Organizar uma entidade estudantil por autogestão não é a revolução, nem é por si só garantia de grandes vitórias ou avanços na luta. É preciso um processo contínuo de debate, formação e autocrítica, em detrimento a individualismo, passividade, não-participação, ausência de diálogo e disputas motivadas por interesses próprios ou de grupos. A autogestão não funciona se for prática espontaneísta, em que cada pessoa faz o que quiser, assim como não funciona na ausência de acordos comuns ou na falta de responsabilidade com as tarefas necessárias ao coletivo.
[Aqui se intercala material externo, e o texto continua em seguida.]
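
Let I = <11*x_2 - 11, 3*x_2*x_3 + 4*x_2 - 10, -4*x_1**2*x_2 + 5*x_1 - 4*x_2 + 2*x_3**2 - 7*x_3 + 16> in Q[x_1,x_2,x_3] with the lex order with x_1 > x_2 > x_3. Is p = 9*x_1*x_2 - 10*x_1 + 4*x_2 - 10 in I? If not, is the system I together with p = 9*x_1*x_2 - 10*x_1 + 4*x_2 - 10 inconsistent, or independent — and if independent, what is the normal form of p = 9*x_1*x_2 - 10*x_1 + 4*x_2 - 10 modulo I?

First compute the reduced Gröbner basis of I by Buchberger's algorithm.
f_1 = 11*x_2 - 11, LT = x_2.
f_2 = 3*x_2*x_3 + 4*x_2 - 10, LT = x_2*x_3.
f_3 = -4*x_1**2*x_2 + 5*x_1 - 4*x_2 + 2*x_3**2 - 7*x_3 + 16, LT = x_1**2*x_2.

S(f_1,f_2): lcm = x_2*x_3. S = -4/3*x_2 - x_3 + 10/3.
  leading term x_2: subtract (-4/33)·f_1 from -4/3*x_2 - x_3 + 10/3 → -x_3 + 2
  leading term x_3: no divisor's leading term divides it; move -x_3 to the remainder.
  leading term 1: no divisor's leading term divides it; move 2 to the remainder.
  remainder -x_3 + 2 ≠ 0; add h_4 = -x_3 + 2 to the basis.

S(f_1,f_3): lcm = x_1**2*x_2. S = -x_1**2 + 5/4*x_1 - x_2 + 1/2*x_3**2 - 7/4*x_3 + 4.
  leading term x_1**2: no divisor's leading term divides it; move -x_1**2 to the remainder.
  leading term x_1: no divisor's leading term divides it; move 5/4*x_1 to the remainder.
  leading term x_2: subtract (-1/11)·f_1 from -x_2 + 1/2*x_3**2 - 7/4*x_3 + 4 → 1/2*x_3**2 - 7/4*x_3 + 3
  leading term x_3**2: subtract (-1/2*x_3)·h_4 from 1/2*x_3**2 - 7/4*x_3 + 3 → -3/4*x_3 + 3
  leading term x_3: subtract (3/4)·h_4 from -3/4*x_3 + 3 → 3/2
  leading term 1: no divisor's leading term divides it; move 3/2 to the remainder.
  remainder -x_1**2 + 5/4*x_1 + 3/2 ≠ 0; add h_5 = -x_1**2 + 5/4*x_1 + 3/2 to the basis.

S(f_2,f_3): lcm = x_1**2*x_2*x_3. S = 4/3*x_1**2*x_2 - 10/3*x_1**2 + 5/4*x_1*x_3 - x_2*x_3 + 1/2*x_3**3 - 7/4*x_3**2 + 4*x_3.
  leading term x_1**2*x_2: subtract (4/33*x_1**2)·f_1 from 4/3*x_1**2*x_2 - 10/3*x_1**2 + 5/4*x_1*x_3 - x_2*x_3 + 1/2*x_3**3 - 7/4*x_3**2 + 4*x_3 → -2*x_1**2 + 5/4*x_1*x_3 - x_2*x_3 + 1/2*x_3**3 - 7/4*x_3**2 + 4*x_3
  leading term x_1**2: subtract (2)·h_5 from -2*x_1**2 + 5/4*x_1*x_3 - x_2*x_3 + 1/2*x_3**3 - 7/4*x_3**2 + 4*x_3 → 5/4*x_1*x_3 - 5/2*x_1 - x_2*x_3 + 1/2*x_3**3 - 7/4*x_3**2 + 4*x_3 - 3
  leading term x_1*x_3: subtract (-5/4*x_1)·h_4 from 5/4*x_1*x_3 - 5/2*x_1 - x_2*x_3 + 1/2*x_3**3 - 7/4*x_3**2 + 4*x_3 - 3 → -x_2*x_3 + 1/2*x_3**3 - 7/4*x_3**2 + 4*x_3 - 3
  leading term x_2*x_3: subtract (-1/11*x_3)·f_1 from -x_2*x_3 + 1/2*x_3**3 - 7/4*x_3**2 + 4*x_3 - 3 → 1/2*x_3**3 - 7/4*x_3**2 + 3*x_3 - 3
  leading term x_3**3: subtract (-1/2*x_3**2)·h_4 from 1/2*x_3**3 - 7/4*x_3**2 + 3*x_3 - 3 → -3/4*x_3**2 + 3*x_3 - 3
  leading term x_3**2: subtract (3/4*x_3)·h_4 from -3/4*x_3**2 + 3*x_3 - 3 → 3/2*x_3 - 3
  leading term x_3: subtract (-3/2)·h_4 from 3/2*x_3 - 3 → 0
  remainder 0.

S(f_1,h_4): leading monomials are coprime, so the S-polynomial reduces to 0 (Buchberger's first criterion).
S(f_2,h_4): lcm = x_2*x_3. S = 10/3*x_2 - 10/3.
  leading term x_2: subtract (10/33)·f_1 from 10/3*x_2 - 10/3 → 0
  remainder 0.

S(f_3,h_4): leading monomials are coprime, so the S-polynomial reduces to 0 (Buchberger's first criterion).
S(f_1,h_5): leading monomials are coprime, so the S-polynomial reduces to 0 (Buchberger's first criterion).
S(f_2,h_5): leading monomials are coprime, so the S-polynomial reduces to 0 (Buchberger's first criterion).
S(f_3,h_5): lcm = x_1**2*x_2. S = 5/4*x_1*x_2 - 5/4*x_1 + 5/2*x_2 - 1/2*x_3**2 + 7/4*x_3 - 4.
  leading term x_1*x_2: subtract (5/44*x_1)·f_1 from 5/4*x_1*x_2 - 5/4*x_1 + 5/2*x_2 - 1/2*x_3**2 + 7/4*x_3 - 4 → 5/2*x_2 - 1/2*x_3**2 + 7/4*x_3 - 4
  leading term x_2: subtract (5/22)·f_1 from 5/2*x_2 - 1/2*x_3**2 + 7/4*x_3 - 4 → -1/2*x_3**2 + 7/4*x_3 - 3/2
  leading term x_3**2: subtract (1/2*x_3)·h_4 from -1/2*x_3**2 + 7/4*x_3 - 3/2 → 3/4*x_3 - 3/2
  leading term x_3: subtract (-3/4)·h_4 from 3/4*x_3 - 3/2 → 0
  remainder 0.

S(h_4,h_5): leading monomials are coprime, so the S-polynomial reduces to 0 (Buchberger's first criterion).
Every S-polynomial of the final basis reduces to 0, so we have a Gröbner basis.
Inter-reduce: drop elements whose leading term is divisible by another's, tail-reduce, and make monic.
Reduced Gröbner basis: {x_1**2 - 5/4*x_1 - 3/2, x_2 - 1, x_3 - 2}.
Label its elements g_1 = x_1**2 - 5/4*x_1 - 3/2, g_2 = x_2 - 1, g_3 = x_3 - 2.

Reduce p = 9*x_1*x_2 - 10*x_1 + 4*x_2 - 10 modulo G:
  leading term x_1*x_2: subtract (9*x_1)·g_2 from 9*x_1*x_2 - 10*x_1 + 4*x_2 - 10 → -x_1 + 4*x_2 - 10
  leading term x_1: no divisor's leading term divides it; move -x_1 to the remainder.
  leading term x_2: subtract (4)·g_2 from 4*x_2 - 10 → -6
  leading term 1: no divisor's leading term divides it; move -6 to the remainder.
  normal form = -x_1 - 6.
The normal form is nonzero, so p ∉ I. Since p minus its normal form lies in I, I + (p) = I + (r) where r = -x_1 - 6; decide whether this ideal is the whole ring.
Run Buchberger on G together with r (pairs among the g_i already reduce to 0 since G is a Gröbner basis):
g_1 = x_1**2 - 5/4*x_1 - 3/2, LT = x_1**2.
g_2 = x_2 - 1, LT = x_2.
g_3 = x_3 - 2, LT = x_3.
r = -x_1 - 6, LT = x_1.

S(g_1,g_2): leading monomials are coprime, so the S-polynomial reduces to 0 (Buchberger's first criterion).
S(g_1,g_3): leading monomials are coprime, so the S-polynomial reduces to 0 (Buchberger's first criterion).
S(g_1,r): lcm = x_1**2. S = -29/4*x_1 - 3/2.
  leading term x_1: subtract (29/4)·r from -29/4*x_1 - 3/2 → 42
  leading term 1: no divisor's leading term divides it; move 42 to the remainder.
  remainder 42 ≠ 0; add m_5 = 42 to the basis.

S(g_2,g_3): leading monomials are coprime, so the S-polynomial reduces to 0 (Buchberger's first criterion).
S(g_2,r): leading monomials are coprime, so the S-polynomial reduces to 0 (Buchberger's first criterion).
S(g_3,r): leading monomials are coprime, so the S-polynomial reduces to 0 (Buchberger's first criterion).
S(g_1,m_5): leading monomials are coprime, so the S-polynomial reduces to 0 (Buchberger's first criterion).
S(g_2,m_5): leading monomials are coprime, so the S-polynomial reduces to 0 (Buchberger's first criterion).
S(g_3,m_5): leading monomials are coprime, so the S-polynomial reduces to 0 (Buchberger's first criterion).
S(r,m_5): leading monomials are coprime, so the S-polynomial reduces to 0 (Buchberger's first criterion).
Every S-polynomial of the final basis reduces to 0, so we have a Gröbner basis.
Inter-reduce: drop elements whose leading term is divisible by another's, tail-reduce, and make monic.
Reduced Gröbner basis: {1}.
The reduced Gröbner basis of I + (p) is {1}: the ideal is the whole ring, so the enlarged system has no common solution — adjoining p is inconsistent.

Ideal membership is decidable via reduction modulo a Gröbner basis.

Adjoining 9*x_1*x_2 - 10*x_1 + 4*x_2 - 10 makes the ideal the whole ring: the system is inconsistent.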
A autogestão só funciona como esforço de superação dos valores capitalistas e neoliberais.
 
Não se trata apenas de fazer reuniões abertas ou não ter uma presidência formalizada em documento, mesmo que isso represente um avanço frente às formas mais autoritárias de gestão. Trata-se, principalmente, da prática de diálogo e construção coletiva que um espaço não-hierárquico promove, baseado na autonomia de cada pessoa em formular as propostas, colocá-las em debate e implementar as decisões dentro do coletivo. Um processo rico e contínuo de aprendizado e formação política, que se dá no CABio e que possibilita a pluralidade e quantidade de lutas que essa entidade conseguiu travar nos últimos anos. A história do CABio é a sua própria legitimidade, dentro da autogestão e na construção de uma sociedade desde abaixo e à esquerda.
 
Quem quer desmerecer, deslegitimar ou mesmo boicotar o CABio, vai encontrar grandes parceiros na Direção de Centro, na DESEG e seu projeto de limpeza social da UFSC; na Votorantim que devasta os povos e a natureza de Imbituba, nos latifundiários de todo o Estado e na empreiteira Hantei; no vereador Pitanta (DEM) que mobiliza a reação anti-indígena na Palhoça, no Governo Temer e seu projeto de guerra aos pobres. Nós estaremos decididamente do lado oposto, onde sempre estivemos.
 

Por isso, nos colocamos por um CABio cada vez mais forte, cada vez mais próximo das lutas sociais, com cada vez mais diálogo e participação. Defendemos a aprovação de um novo Estatuto, que supere as limitações antigas, reforce a autogestão e que dê mais força e capacidade para voltar a dedicar todos os esforços na luta estudantil e popular.

Longa vida à autogestão do CABio! O tempo urge!

MAIS FORTES SÃO OS PODERES DO POVO!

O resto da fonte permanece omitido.